In Power Management I've disabled sleep and hibernate: booting is so
fast I don't need them. The power switch and the sleep switch are set
to shut down. I don't see anything relevant in BIOS.
Any ideas, or is it just one of those intermittent hardware gremlins.
So that's S1 Standby.
Personally, I'd be really careful adjusting too many knobs in that
subsystem.
I would try to keep all the BIOS settings in the "ideal" range.
ACPI 2.0 standard [Enable]. Standby [Auto, or at least include S3].
Then Save and Exit, so the BIOS will reboot the machine.
In Windows, check Device Manager and the "computer" entry, and check
the HAL. The name there should include "ACPI", like "ACPI Multiprocessor".

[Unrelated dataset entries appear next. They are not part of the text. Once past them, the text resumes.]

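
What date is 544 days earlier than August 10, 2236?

−366 (one year; includes Feb 29, 2236) → Aug 10, 2235 (178 left).
−10 → Jul 31, 2235 (end of Jul, 31 days; 168 left).
−31 → Jun 30, 2235 (end of Jun, 30 days; 137 left).
−30 → May 31, 2235 (end of May, 31 days; 107 left).
−31 → Apr 30, 2235 (end of Apr, 30 days; 76 left).
−30 → Mar 31, 2235 (end of Mar, 31 days; 46 left).
−31 → Feb 28, 2235 (end of Feb, 28 days; 15 left).
−15 → Feb 13, 2235.

February 13, 2235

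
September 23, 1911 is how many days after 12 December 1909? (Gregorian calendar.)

Dec 12, 1909 → Dec 12, 1910: 365 days.
Dec 12, 1910 → Jan 12, 1911: 31 days (December has 31).
Jan 12, 1911 → Feb 12, 1911: 31 days (January has 31).
Feb 12, 1911 → Mar 12, 1911: 28 days (February has 28).
Mar 12, 1911 → Apr 12, 1911: 31 days (March has 31).
Apr 12, 1911 → May 12, 1911: 30 days (April has 30).
May 12, 1911 → Jun 12, 1911: 31 days (May has 31).
Jun 12, 1911 → Jul 12, 1911: 30 days (June has 30).
Jul 12, 1911 → Aug 12, 1911: 31 days (July has 31).
Aug 12, 1911 → Sep 12, 1911: 31 days (August has 31).
Sep 12, 1911 → Sep 23, 1911: 11 days.
Total: 650 days.

650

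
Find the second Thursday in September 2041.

September 1, 2041 is a Sunday.
The first Thursday is therefore September 5 (4 days later).
The second Thursday is 5 + 1×7 = September 12.

September 12, 2041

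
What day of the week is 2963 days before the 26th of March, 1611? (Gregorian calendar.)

Thursday

First find the weekday of Mar 26, 1611. Doomsday rule: the anchor day for the 1600s is Tuesday. For year 11: 11÷12 = 0 r 11, and 11÷4 = 2, so 0+11+2 = 13.
Tuesday + 13 ≡ Monday — that's 1611's doomsday.
In March the doomsday date is Mar 14.
Mar 26 is 12 days after Mar 14; 12 mod 7 = 5, so Monday + 5 = Saturday.
2963 mod 7 = 2, so 2963 days before a Saturday is Saturday − 2 = Thursday.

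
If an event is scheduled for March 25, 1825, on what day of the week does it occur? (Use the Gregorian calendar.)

Doomsday rule: the anchor day for the 1800s is Friday. For year 25: 25÷12 = 2 r 1, and 1÷4 = 0, so 2+1+0 = 3.
Friday + 3 ≡ Monday — that's 1825's doomsday.
In March the doomsday date is Mar 14.
Mar 25 is 11 days after Mar 14; 11 mod 7 = 4, so Monday + 4 = Friday.

Friday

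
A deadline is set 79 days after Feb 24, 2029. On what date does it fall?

Feb has 28 days: +5 → Mar 1, 2029 (74 left).
Mar has 31 days: +31 → Apr 1, 2029 (43 left).
Apr has 30 days: +30 → May 1, 2029 (13 left).
+13 → May 14, 2029.

May 14, 2029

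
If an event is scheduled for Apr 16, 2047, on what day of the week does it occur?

January 1, 2047 is a Tuesday.
Jan 1, 2047 → Feb 1, 2047: 31 days (January has 31).
Feb 1, 2047 → Mar 1, 2047: 28 days (February has 28).
Mar 1, 2047 → Apr 1, 2047: 31 days (March has 31).
Apr 1, 2047 → Apr 16, 2047: 15 days.
Total: 105 days.
105 mod 7 = 0, so Tuesday + 0 = Tuesday.

Tuesday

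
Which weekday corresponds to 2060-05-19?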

And really, if you'd broken ACPI entirely, you'd know it, because the machine
would say "It is safe to turn off the power" and present a
Windows 98 type shutdown screen. If there's no ACPI, then all
that would be left is APM as an option. And some day, the OS will
no longer support APM.
I would have left Sleep and Hibernate as options, and just
not used them. It sounds like you attempted to make
some of these options disappear somehow. (powercfg -h off ???,
from an elevated command prompt)
If you want to play around, you can look at the dumppo utility.
If trying that on Windows 7, I'd probably want a cmd.exe window
with "Run as Administrator" (elevated) as my starting point for running
dumppo. This will not directly solve your "I'm in S1, when I
wanted to shut down" problem, but it will tell you what
ACPI states your system currently supports. Dumppo has
administrative override capability, but that only works
if the BIOS settings are put back to useful values.
http://forums.pcper.com/showthread.php?p=1825058&postcount=31
Really, shutdown shouldn't be trying to do anything like that.
Neither S1, S3, nor S4. It should just shut down. And all I can
suggest at this point, is to do some basic investigations, of
what works on your system and what doesn't work.
I understand both Windows 7 and Windows 8, have made changes to
what is saved and restored at shutdown. I think Windows 8 keeps
a kernel image, even if you shutdown. It does that, to speed
up boot. Something like, just loading an image into RAM and
warm booting it. Rather than loading a bunch of separate files,
which takes more time. Windows 7 may have some hybrid approach,
like if you select sleep, it may still write something to disk.
So you may want to investigate the details in that direction,
and see if, as a result, shutdown does include elements normally
associated with the other ACPI states.